Les approches fondées sur les droits humains devront constituer l’axe central de notre agenda, tout comme le besoin de mener une action positive vis-à-vis de l’environnement favorable à la société civile (et l’appropriation démocratique). Les contributions du secteur privé, ou plus généralement, des moteurs de développement social et économique devront s’inscrire dans un cadre défini par les engagements liés au développement en matière de droits humains, de travail décent, d’égalité entre les sexes, de lutte contre la discrimination et de durabilité environnementale. La participation des syndicats et des organisations d’employeurs, à travers le dialogue social, devrait également amener les acteurs de l’économie réelle à la table du développement.

L’agenda de la gouvernance démocratique ne devrait pas se perdre dans un dialogue gouvernemental favorisant « l’intérêt mutuel » qui permettrait aux gouvernements d’échapper à leurs responsabilités vis-à-vis de leurs citoyens.

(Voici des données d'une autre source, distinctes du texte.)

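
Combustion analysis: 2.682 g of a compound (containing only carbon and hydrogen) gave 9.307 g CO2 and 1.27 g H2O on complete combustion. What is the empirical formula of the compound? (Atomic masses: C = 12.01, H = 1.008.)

mol C = 9.307 / 44.01 = 0.2115; mass C = 0.2115 × 12.01 = 2.540 g
mol H = 2 × (1.27 / 18.02) = 0.1410; mass H = 0.1410 × 1.008 = 0.1421 g
Smallest is H at 0.141 mol; normalising gives C 1.500, H 1.000
×2: C 3.00, H 2.00 → C3H2

C3H2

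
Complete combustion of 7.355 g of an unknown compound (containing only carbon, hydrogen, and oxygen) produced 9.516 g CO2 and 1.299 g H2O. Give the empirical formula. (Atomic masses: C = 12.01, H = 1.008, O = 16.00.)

mol C = 9.516 / 44.01 = 0.2162; mass C = 0.2162 × 12.01 = 2.597 g
mol H = 2 × (1.299 / 18.02) = 0.1442; mass H = 0.1442 × 1.008 = 0.1453 g
mass O = 7.355 − (2.742) = 4.613 g → mol O = 0.2883
Divide by the smallest (0.1442 mol H): C 1.500, H 1.000, O 2.000
×2: C 3.00, H 2.00, O 4.00 → C3H2O4

C3H2O4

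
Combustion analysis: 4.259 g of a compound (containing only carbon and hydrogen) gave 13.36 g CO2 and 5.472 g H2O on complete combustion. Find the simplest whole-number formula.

CH2

mol C = 13.36 / 44.01 = 0.3036; mass C = 0.3036 × 12.01 = 3.646 g
mol H = 2 × (5.472 / 18.02) = 0.6073; mass H = 0.6073 × 1.008 = 0.6122 g
Smallest is C at 0.3036 mol; normalising gives C 1.000, H 2.001
→ CH2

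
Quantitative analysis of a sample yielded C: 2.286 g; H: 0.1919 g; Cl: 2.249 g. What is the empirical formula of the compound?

n(C) = 2.286/12.01 = 0.1903, n(H) = 0.1919/1.008 = 0.1904, n(Cl) = 2.249/35.45 = 0.06344
Smallest is Cl at 0.06344 mol; normalising gives C 3.000, H 3.001, Cl 1.000
→ C3H3Cl

C3H3Cl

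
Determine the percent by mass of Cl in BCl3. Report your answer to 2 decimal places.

Molar mass = 1(10.81) + 3(35.45) = 117.160 g/mol
Mass of Cl per mole = 3 × 35.45 = 106.350 g
% Cl = 106.350 / 117.160 × 100 = 90.77%

90.77%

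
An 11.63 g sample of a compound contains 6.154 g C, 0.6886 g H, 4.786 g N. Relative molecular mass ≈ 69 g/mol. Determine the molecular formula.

C3H4N2

n(C) = 6.154/12.01 = 0.5124, n(H) = 0.6886/1.008 = 0.6831, n(N) = 4.786/14.01 = 0.3416
Smallest is N at 0.3416 mol; normalising gives C 1.500, H 2.000, N 1.000
Scaling by 2: C 3.00, H 4.00, N 2.00 → C3H4N2
Empirical-formula mass = 68.08 g/mol
n = 69 / 68.08 = 1.01 ≈ 1
Molecular formula = empirical formula = C3H4N2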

Les prochains mois apporteront, espérons-le, des éclaircissements sur le contenu des agendas et sur les bases de la contribution de la nouvelle plateforme des OSC au Partenariat mondial pour une coopération efficace au service du développement de l’après Busan. Des engagements clairs et responsables de toutes les parties en faveur d’une approche véritablement multipartite (environnement favorable à l’engagement des OSC) seront une condition sine qua non. Nous refusons, suite aux engagements d’Accra sur l’appropriation et le dialogue inclusifs et la reconnaissance de notre rôle en tant qu’acteurs à part entière, d’être spectateurs des débats. Le lancement du Partenariat mondial pour une coopération efficace au service du développement, en juin, devra prendre des engagements clairs vis-à-vis du processus multipartite (pourquoi pas en désignant un co-président issu des OSC à contre courant de la dynamique actuelle ?) et permettre à toutes les structures de gouvernance, dont les engagements thématiques, d’être véritablement multipartites dans leur gouvernance et leur programme.

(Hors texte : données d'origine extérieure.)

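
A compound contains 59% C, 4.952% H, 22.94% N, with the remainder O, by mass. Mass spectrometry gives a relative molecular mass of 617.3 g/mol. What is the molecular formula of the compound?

Assume 100 g: 59 g C, 4.952 g H, 22.94 g N, 13.108 g O.
n(C) = 59/12.01 = 4.913, n(H) = 4.952/1.008 = 4.913, n(N) = 22.94/14.01 = 1.637, n(O) = 13.108/16.00 = 0.8193
Smallest is O at 0.8193 mol; normalising gives C 5.996, H 5.997, N 1.999, O 1.000
Ratio ≈ 6:6:2:1, so the empirical formula is C6H6N2O
Empirical-formula mass = 122.13 g/mol
n = 617.3 / 122.13 = 5.05 ≈ 5
Molecular formula = (C6H6N2O)×5 = C30H30N10O5

C30H30N10O5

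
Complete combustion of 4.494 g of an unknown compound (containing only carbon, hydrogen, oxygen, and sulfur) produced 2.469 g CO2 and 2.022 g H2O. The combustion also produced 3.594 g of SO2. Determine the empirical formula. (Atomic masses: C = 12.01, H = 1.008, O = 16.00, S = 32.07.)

mol C = 2.469 / 44.01 = 0.05610; mass C = 0.05610 × 12.01 = 0.6738 g
mol H = 2 × (2.022 / 18.02) = 0.2244; mass H = 0.2244 × 1.008 = 0.2262 g
mol S = 3.594 / 64.07 = 0.05609; mass S = 1.799 g
mass O = 4.494 − (2.699) = 1.795 g → mol O = 0.1122
Divide by the smallest (0.05609 mol S): C 1.000, H 4.001, O 2.000, S 1.000
Ratio ≈ 1:4:2:1, so the empirical formula is CH4O2S

CH4O2S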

Notre position et notre engagement de l’après Busan, en tant que syndicats, ont été rendus publics lors de l’Assemblée générale du RSCD à Florence . Ceux-ci nous guideront et focaliseront notre attention sur le contenu et les objectifs réalisables du Partenariat mondial pour une coopération efficace au service du développement et ses engagements thématiques, vis-à-vis de la promotion de l’agenda pour le travail décent et du développement socialement durable et inclusif pour tous, ainsi que de la représentation et de la coopération des OSC.